Quantum physics throws all the rules of classical physics out the window. In the quantum world, particles can pass through solid walls, be in two places at once, and communicate over an infinite distance. And, if a handful of physicists are right, they can affect the past just as easily as they affect the future.
That’s a theory known as quantum retrocausality, and researchers have good reasons to believe it’s true.
One of the fundamental oddities about quantum physics is the principle of superposition, which says that a particle exists in multiple states at once until it’s measured. That means that while classical physics deals in solid numbers, quantum mechanics deals in fuzzy probabilities. There’s an ongoing debate, however, about why that is: is it that we just don’t have the right precision to understand the true states of individual particles so they just look fuzzy, or is the reality of the quantum world that everything is fuzzy until it’s measured?
In 2012, physicist Huw Price argued that if the latter is true — if the quantum world really is a soup of superposition — then it opens the door to some intriguing possibilities. Both classical and quantum don’t say time can only go forward.
In theory, all physical processes can run forward and backward; it’s just that in classical physics, the second law of thermodynamics puts a stop to things like time going backward and toast un-burning. But that red light doesn’t apply to quantum mechanics. So if the quantum world really does involve multiple states and time can flow backward, Price says, measuring the state of a particle today could technically affect its state in the past.
Not So Spooky Anymore
If Price is right (ha!), it could be the solution to something that has puzzled physicists all the way back to Albert Einstein: quantum entanglement, which Einstein ridiculed as “spooky action at a distance.” The idea is that you can link the states of two particles so that even when they’re separated over an infinite distance, the state of one affects the state of the other. The problem with this is that it seems to require information to be sent faster than the speed of light, which is impossible. That’s what’s so “spooky” about it.
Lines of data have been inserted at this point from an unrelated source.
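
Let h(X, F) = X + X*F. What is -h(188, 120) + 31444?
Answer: 8696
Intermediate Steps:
h(X, F) = X + F*X
-h(188, 120) + 31444 = -188*(1 + 120) + 31444 = -188*121 + 31444 = -1*22748 + 31444 = -22748 + 31444 = 8696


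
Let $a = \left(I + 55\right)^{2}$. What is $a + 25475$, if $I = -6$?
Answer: $27876$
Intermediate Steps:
$a = 2401$ ($a = \left(-6 + 55\right)^{2} = 49^{2} = 2401$)
$a + 25475 = 2401 + 25475 = 27876$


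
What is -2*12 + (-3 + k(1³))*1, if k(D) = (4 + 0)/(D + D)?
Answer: -25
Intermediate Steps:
k(D) = 2/D (k(D) = 4/((2*D)) = 4*(1/(2*D)) = 2/D)
-2*12 + (-3 + k(1³))*1 = -2*12 + (-3 + 2/(1³))*1 = -24 + (-3 + 2/1)*1 = -24 + (-3 + 2*1)*1 = -24 + (-3 + 2)*1 = -24 - 1*1 = -24 - 1 = -25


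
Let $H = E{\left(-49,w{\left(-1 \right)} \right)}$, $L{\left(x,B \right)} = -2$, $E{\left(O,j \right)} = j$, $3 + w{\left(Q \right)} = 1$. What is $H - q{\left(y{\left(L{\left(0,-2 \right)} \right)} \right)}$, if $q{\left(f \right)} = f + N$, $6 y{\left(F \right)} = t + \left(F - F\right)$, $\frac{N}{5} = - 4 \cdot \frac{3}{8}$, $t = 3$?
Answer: $5$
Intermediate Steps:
$w{\left(Q \right)} = -2$ ($w{\left(Q \right)} = -3 + 1 = -2$)
$H = -2$
$N = - \frac{15}{2}$ ($N = 5 \left(- 4 \cdot \frac{3}{8}\right) = 5 \left(- 4 \cdot 3 \cdot \frac{1}{8}\right) = 5 \left(\left(-4\right) \frac{3}{8}\right) = 5 \left(- \frac{3}{2}\right) = - \frac{15}{2} \approx -7.5$)
$y{\left(F \right)} = \frac{1}{2}$ ($y{\left(F \right)} = \frac{3 + \left(F - F\right)}{6} = \frac{3 + 0}{6} = \frac{1}{6} \cdot 3 = \frac{1}{2}$)
$q{\left(f \right)} = - \frac{15}{2} + f$ ($q{\left(f \right)} = f - \frac{15}{2} = - \frac{15}{2} + f$)
$H - q{\left(y{\left(L{\left(0,-2 \right)} \right)} \right)} = -2 - \left(- \frac{15}{2} + \frac{1}{2}\right) = -2 - -7 = -2 + 7 = 5$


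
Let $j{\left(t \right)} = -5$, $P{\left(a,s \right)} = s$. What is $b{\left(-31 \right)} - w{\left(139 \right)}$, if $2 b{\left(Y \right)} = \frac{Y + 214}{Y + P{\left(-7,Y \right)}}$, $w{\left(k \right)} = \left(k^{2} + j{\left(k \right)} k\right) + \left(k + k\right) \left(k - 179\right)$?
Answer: $- \frac{930927}{124} \approx -7507.5$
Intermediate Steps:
$w{\left(k \right)} = k^{2} - 5 k + 2 k \left(-179 + k\right)$ ($w{\left(k \right)} = \left(k^{2} - 5 k\right) + \left(k + k\right) \left(k - 179\right) = \left(k^{2} - 5 k\right) + 2 k \left(-179 + k\right) = k^{2} - 5 k + 2 k \left(-179 + k\right)$)
$b{\left(Y \right)} = \frac{214 + Y}{4 Y}$ ($b{\left(Y \right)} = \frac{\left(Y + 214\right) \frac{1}{Y + Y}}{2} = \frac{\left(214 + Y\right) \frac{1}{2 Y}}{2} = \frac{\frac{1}{2} \frac{1}{Y} \left(214 + Y\right)}{2} = \frac{214 + Y}{4 Y}$)
$b{\left(-31 \right)} - w{\left(139 \right)} = \frac{214 - 31}{4 \left(-31\right)} - 3 \cdot 139 \left(-121 + 139\right) = \frac{1}{4} \left(- \frac{1}{31}\right) 183 - 3 \cdot 139 \cdot 18 = - \frac{183}{124} - 7506 = - \frac{930927}{124}$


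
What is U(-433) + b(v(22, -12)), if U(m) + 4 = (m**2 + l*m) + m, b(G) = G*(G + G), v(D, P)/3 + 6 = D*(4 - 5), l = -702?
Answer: 505130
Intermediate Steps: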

In 2017,Matthew Leifer and Matthew Pusey applied Price’s idea to the puzzle of quantum entanglement. If the current state of a particle can affect its state in the past, then maybe quantum entanglement isn’t action at a distance but action back in time. That is, if time can run backwards, a particle can take the action of its measurement — the event that makes it “choose” a state — back in time to when it was linked with its partner. Trading faster-than-light travel for time travel doesn’t sound like much of an improvement, but when it comes to the rules of quantum physics, it solves a lot of problems.
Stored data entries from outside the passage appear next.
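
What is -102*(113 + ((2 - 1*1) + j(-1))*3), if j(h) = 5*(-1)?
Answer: -10302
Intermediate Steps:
j(h) = -5
-102*(113 + ((2 - 1*1) + j(-1))*3) = -102*(113 + ((2 - 1*1) - 5)*3) = -102*(113 + ((2 - 1) - 5)*3) = -102*(113 + (1 - 5)*3) = -102*(113 - 4*3) = -102*(113 - 12) = -102*101 = -10302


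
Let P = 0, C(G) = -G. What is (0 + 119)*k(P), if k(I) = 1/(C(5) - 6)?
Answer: -119/11 ≈ -10.818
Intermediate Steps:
k(I) = -1/11 (k(I) = 1/(-1*5 - 6) = 1/(-5 - 6) = 1/(-11) = -1/11)
(0 + 119)*k(P) = (0 + 119)*(-1/11) = 119*(-1/11) = -119/11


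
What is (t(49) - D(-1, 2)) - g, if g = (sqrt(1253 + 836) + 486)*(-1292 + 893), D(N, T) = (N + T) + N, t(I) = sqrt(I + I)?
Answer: 193914 + 7*sqrt(2) + 399*sqrt(2089) ≈ 2.1216e+5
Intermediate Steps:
t(I) = sqrt(2)*sqrt(I) (t(I) = sqrt(2*I) = sqrt(2)*sqrt(I))
D(N, T) = T + 2*N
g = -193914 - 399*sqrt(2089) (g = (sqrt(2089) + 486)*(-399) = (486 + sqrt(2089))*(-399) = -193914 - 399*sqrt(2089) ≈ -2.1215e+5)
(t(49) - D(-1, 2)) - g = (sqrt(2)*sqrt(49) - (2 + 2*(-1))) - (-193914 - 399*sqrt(2089)) = (sqrt(2)*7 - (2 - 2)) + (193914 + 399*sqrt(2089)) = (7*sqrt(2) - 1*0) + (193914 + 399*sqrt(2089)) = (7*sqrt(2) + 0) + (193914 + 399*sqrt(2089)) = 7*sqrt(2) + (193914 + 399*sqrt(2089)) = 193914 + 7*sqrt(2) + 399*sqrt(2089)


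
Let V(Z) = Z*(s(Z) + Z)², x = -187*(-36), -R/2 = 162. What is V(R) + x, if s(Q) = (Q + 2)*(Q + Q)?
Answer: -14062319993844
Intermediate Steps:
R = -324 (R = -2*162 = -324)
s(Q) = 2*Q*(2 + Q) (s(Q) = (2 + Q)*(2*Q) = 2*Q*(2 + Q))
x = 6732
V(Z) = Z*(Z + 2*Z*(2 + Z))² (V(Z) = Z*(2*Z*(2 + Z) + Z)² = Z*(Z + 2*Z*(2 + Z))²)
V(R) + x = (-324)³*(5 + 2*(-324))² + 6732 = -34012224*(5 - 648)² + 6732 = -34012224*(-643)² + 6732 = -34012224*413449 + 6732 = -14062320000576 + 6732 = -14062319993844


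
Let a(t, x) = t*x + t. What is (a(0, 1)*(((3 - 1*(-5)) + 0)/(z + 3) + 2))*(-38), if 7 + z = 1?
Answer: 0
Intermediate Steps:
a(t, x) = t + t*x
z = -6 (z = -7 + 1 = -6)
(a(0, 1)*(((3 - 1*(-5)) + 0)/(z + 3) + 2))*(-38) = ((0*(1 + 1))*(((3 - 1*(-5)) + 0)/(-6 + 3) + 2))*(-38) = ((0*2)*(((3 + 5) + 0)/(-3) + 2))*(-38) = (0*((8 + 0)*(-⅓) + 2))*(-38) = (0*(8*(-⅓) + 2))*(-38) = (0*(-8/3 + 2))*(-38) = (0*(-⅔))*(-38) = 0*(-38) = 0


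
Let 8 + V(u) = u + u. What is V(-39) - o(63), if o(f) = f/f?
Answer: -87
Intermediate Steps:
o(f) = 1
V(u) = -8 + 2*u (V(u) = -8 + (u + u) = -8 + 2*u)
V(-39) - o(63) = (-8 + 2*(-39)) - 1*1 = (-8 - 78) - 1 = -86 - 1 = -87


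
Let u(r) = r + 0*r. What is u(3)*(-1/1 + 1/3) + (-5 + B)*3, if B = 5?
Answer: -2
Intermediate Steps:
u(r) = r (u(r) = r + 0 = r)
u(3)*(-1/1 + 1/3) + (-5 + B)*3 = 3*(-1/1 + 1/3) + (-5 + 5)*3 = 3*(-1*1 + 1*(1/3)) + 0*3 = 3*(-1 + 1/3) + 0 = 3*(-2/3) + 0 = -2 + 0 = -2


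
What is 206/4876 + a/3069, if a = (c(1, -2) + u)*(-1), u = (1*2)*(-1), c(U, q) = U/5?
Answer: 178053/4156790 ≈ 0.042834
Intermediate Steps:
c(U, q) = U/5 (c(U, q) = U*(⅕) = U/5)
u = -2 (u = 2*(-1) = -2)
a = 9/5 (a = ((⅕)*1 - 2)*(-1) = (⅕ - 2)*(-1) = -9/5*(-1) = 9/5 ≈ 1.8000)
206/4876 + a/3069 = 206/4876 + (9/5)/3069 = 206*(1/4876) + (9/5)*(1/3069) = 103/2438 + 1/1705 = 178053/4156790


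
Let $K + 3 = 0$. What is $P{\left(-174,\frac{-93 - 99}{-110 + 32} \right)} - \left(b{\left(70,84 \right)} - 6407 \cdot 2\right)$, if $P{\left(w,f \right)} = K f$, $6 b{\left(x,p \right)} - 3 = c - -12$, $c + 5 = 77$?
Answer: $\frac{332595}{26} \approx 12792.0$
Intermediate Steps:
$c = 72$ ($c = -5 + 77 = 72$)
$K = -3$ ($K = -3 + 0 = -3$)
$b{\left(x,p \right)} = \frac{29}{2}$ ($b{\left(x,p \right)} = \frac{1}{2} + \frac{72 - -12}{6} = \frac{1}{2} + \frac{72 + 12}{6} = \frac{1}{2} + \frac{1}{6} \cdot 84 = \frac{1}{2} + 14 = \frac{29}{2}$)
$P{\left(w,f \right)} = - 3 f$
$P{\left(-174,\frac{-93 - 99}{-110 + 32} \right)} - \left(b{\left(70,84 \right)} - 6407 \cdot 2\right) = - 3 \frac{-93 - 99}{-110 + 32} - \left(\frac{29}{2} - 6407 \cdot 2\right) = - 3 \left(- \frac{192}{-78}\right) - \left(\frac{29}{2} - 12814\right) = - 3 \left(\left(-192\right) \left(- \frac{1}{78}\right)\right) - \left(\frac{29}{2} - 12814\right) = \left(-3\right) \frac{32}{13} - - \frac{25599}{2} = - \frac{96}{13} + \frac{25599}{2} = \frac{332595}{26}$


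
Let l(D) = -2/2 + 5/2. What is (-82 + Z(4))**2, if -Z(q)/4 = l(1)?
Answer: 7744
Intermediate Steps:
l(D) = 3/2 (l(D) = -2*1/2 + 5*(1/2) = -1 + 5/2 = 3/2)
Z(q) = -6 (Z(q) = -4*3/2 = -6)
(-82 + Z(4))**2 = (-82 - 6)**2 = (-88)**2 = 7744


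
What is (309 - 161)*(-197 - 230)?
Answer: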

Of course, there are huge caveats. First, this doesn’t mean that a physicist could send a message to her younger self, or that you could go back in time to kill Hitler. We still live in the macroscopic world of classical physics, where entropy is still a thing. Second, this is a very fringe idea in the physics world. “There is not, to my knowledge, a generally agreed upon interpretation of quantum theory that recovers the whole theory and exploits this idea,” Leifer told Phys.org. “It is more of an idea for an interpretation at the moment, so I think that other physicists are rightly skeptical, and the onus is on us to flesh out the idea.”